Doktor, gördüğü olayların sayısız insan hayatını etkilediğini belirtti. “Elimle muayene ettiğim her insanın ardında bir hikaye, bir acı, kayıplar ve belirsizlikler vardı. Ancak bu durumu dile getirmenin bile tehlikeli olduğu bir ortamda, hala savaş suçu işlendiğine dair sesimizi yükseltmeye devam etmeliyiz” dedi. Bu açıklama, dünya genelinde insan hakları savunucularının dikkatini çekmeyi başardı ve aynı zamanda konunun yeniden gündeme gelmesine neden oldu.
İsrail hükümetinin bu tür insan hakları ihlalleri konusundaki suskunluğunun, uluslararası kamuoyunda büyük bir tepkiyle karşılandığı göze çarpıyor. Her ne kadar sağlanan bazı desteklerin yeterli olduğu düşünülse de, tıbbi yardımların yanı sıra diplomatik çözümler üzerine de önemli adımlar atılması gerektiği vurgulanmakta. Birçok ülke ve insan hakları derneği, savaş suçlarının cezasız kalmaması için daha etkin bir şekilde harekete geçmeleri konusunda çağrılarda bulunuyor.

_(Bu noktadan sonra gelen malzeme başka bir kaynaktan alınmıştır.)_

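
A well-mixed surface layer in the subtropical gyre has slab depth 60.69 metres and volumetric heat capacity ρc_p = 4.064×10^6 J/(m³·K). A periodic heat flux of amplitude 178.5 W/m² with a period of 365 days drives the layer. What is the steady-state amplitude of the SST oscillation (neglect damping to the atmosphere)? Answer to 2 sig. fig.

3.6 K

Areal heat capacity C = ρc_p × D = 4.064×10^6 × 60.69 = 2.47×10^8 J/(m^2 K).
Angular frequency ω = 2π / T = 2π / 3.15×10^7 s = 1.99×10^-7 s⁻¹.
Cω = 2.47×10^8 × 1.99×10^-7 = 49.1 W/(m²·K).
Amplitude A = F₀ / (Cω) = 178.5 / 49.1 = 3.63 K.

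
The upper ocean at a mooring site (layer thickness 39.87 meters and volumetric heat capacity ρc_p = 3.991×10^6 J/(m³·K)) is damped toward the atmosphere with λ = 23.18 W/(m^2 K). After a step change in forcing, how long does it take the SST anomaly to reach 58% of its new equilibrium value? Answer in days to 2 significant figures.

69 days

Areal heat capacity C = ρc_p × D = 3.991×10^6 × 39.87 = 1.59×10^8 J m⁻² K⁻¹.
τ = C / λ = 1.59×10^8 / 23.18 = 6.86×10^6 s.
Fraction reached: 1 − e^(−t/τ) = 0.58 ⇒ t = −τ ln(1 − 0.58) = τ × 0.868.
t = 5.96×10^6 s = 68.9 days.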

Sonuç olarak, tanık doktorun anlattıkları sadece bir kişinin hikayesi değil; onlarca, yüzlerce insanın yaşam mücadelesinin, acılarının, belirsizliklerinin ve savaşın yol açtığı travmaların bir yansımasıdır. İnsanlık tarihi, benzer olaylarla doludur. Unutulmamalıdır ki, bu tür ihlaller olmadıkça dünya daha adil ve barış dolu bir yer haline gelemeyecek. Bu nedenle, her bireyin, her kurumun, her ülkenin üzerine düşeni yapması ve ses çıkarması gerekmektedir. Kayıtsız kalmanın bedeli ağırdır ve bir gün bu sessizlik, tüm insanlığın vicdanında ağır bir yük olarak kalacaktır.